How JD.com Scales Storage, Caching, and Messaging with Its Own Cloud Platform
This article explains how JD.com’s three‑layer cloud architecture—storage, middleware, and elastic compute—addresses challenges of massive unstructured data, ever‑growing caches, high‑volume messaging, and rapid service deployment using home‑grown systems like JFS, Jimdb, JMQ, and JSF.
Basic cloud services support many JD.com business developments. They are divided into three layers: the underlying storage services, core middleware, and the upper elastic compute cloud, all exposed via APIs to other business units.
Storage System Challenges and Solutions
Storage is the most fundamental component for internet companies and consumes the most development effort.
Challenge 1. Unstructured Storage
JD.com receives tens of millions of merchant images daily, generates large amounts of order‑related text, and produces numerous small unstructured records from warehouse operations, electronic signatures, and bank receipts. These data are massive in volume but small in size per item.
To handle this, JD.com built JFS (Jingdong Filesystem), a large‑scale distributed storage system supporting BLOBs, files, and blocks. JFS 3.0 provides unified management of small objects, large files, and persistent block devices.
Technically, JFS ensures strong consistency with Paxos replication, uses a unified storage engine for various data models, applies Reed‑Solomon coding for petabyte‑scale cost reduction, and integrates metadata management with Hadoop.
JFS currently powers several JD.com services:
Image service Order fulfillment Logistics data exchange Electronic signing Internal cloud storage VM and container volume storage
Challenge 2. Growing Caches
To guarantee fast response, many data items (e.g., product prices, recommendation results) are cached in memory. As cache size and the number of high‑memory machines increase, managing them becomes a major challenge. Early solutions like Memcached and Redis evolve when scaling to massive workloads.
Jimdb: Distributed Cache and High‑Speed NoSQL
Jimdb is JD.com’s enterprise‑grade NoSQL service that provides distributed caching and high‑performance key‑value storage while being fully compatible with the Redis protocol. Compared with Redis, Jimdb offers:
Accurate fault detection and automatic failover RAM/SSD hybrid storage Online horizontal scaling Asynchronous, synchronous, and partial replication Fully automated onboarding and management
Automation of onboarding and management has been a primary focus in the past six months to reduce maintenance costs.
Jimdb runs on over 3,000 high‑memory + SSD machines, supporting JD.com’s product detail pages, search, recommendation, and ad click services.
Next‑Generation Storage Platform
Recent work aims to enable multi‑data‑center replication for higher reliability and to create a unified storage service—“One Jingdong One Storage”—that abstracts files, objects, tables, and even caches, providing consistent replication across distributed data centers, primary‑IDC caching, and optional full‑memory acceleration. The platform also integrates with online services, Hadoop, and private‑cloud container volume management.
Middleware: Message Queues and SOA
Above the storage layer lie various middleware components.
Challenge: Massive Message Traffic
JD.com operates dozens of servers in each regional warehouse, effectively forming small data centers. Message queues must connect core data centers with these warehouses, driving order processing pipelines. Daily message volume exceeds hundreds of billions.
JMQ: Jingdong Message Queues
JMQ, the third‑generation JD.com message‑queue system, was launched before last year’s Double‑11 shopping festival. Its key features include:
Data‑center power loss does not lose messages Group commit technique for higher disk‑write performance Transparent compression Flexible replication
Challenge: Expanding Online Services
JD.com’s e‑commerce system hosts many services that call each other internally and expose APIs to merchants and partners.
JSF: Jingdong Service Framework
JSF provides runtime service‑quality analysis and comprehensive service‑governance capabilities.
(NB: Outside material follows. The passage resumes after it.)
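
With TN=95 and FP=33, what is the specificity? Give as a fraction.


Specificity = TN / (TN + FP) = 95 / 128 = 95/128.

95/128


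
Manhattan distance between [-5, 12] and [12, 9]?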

It has been adopted by tens of thousands of servers, enabling internal SOA and external service exposure.
Elastic Compute Cloud
The elastic compute cloud project aims to bridge IDC resources and business systems, fully decoupling workloads from machines, achieving automated maintenance, shortening development‑to‑deployment cycles, and allowing engineers to focus on product design rather than resource provisioning.
Challenge: Explosive Growth of Machines
Rapid business expansion leads to exponential growth in the number of machines across multiple data centers. Managing these resources efficiently is essential for higher utilization and service quality.
Elastic Compute Cloud Architecture
The architecture consists of two layers: a foundational layer implementing software‑defined data centers via OpenStack and Docker (containerization) with JFS for reliable storage, and a platform layer that orchestrates unified resource allocation, automatic scaling based on workload, and hides infrastructure details from applications.
The system is already in production for services such as product detail pages and image processing, automatically scaling resources during traffic spikes.
Business growth drives infrastructure evolution; Technology success depends on the team.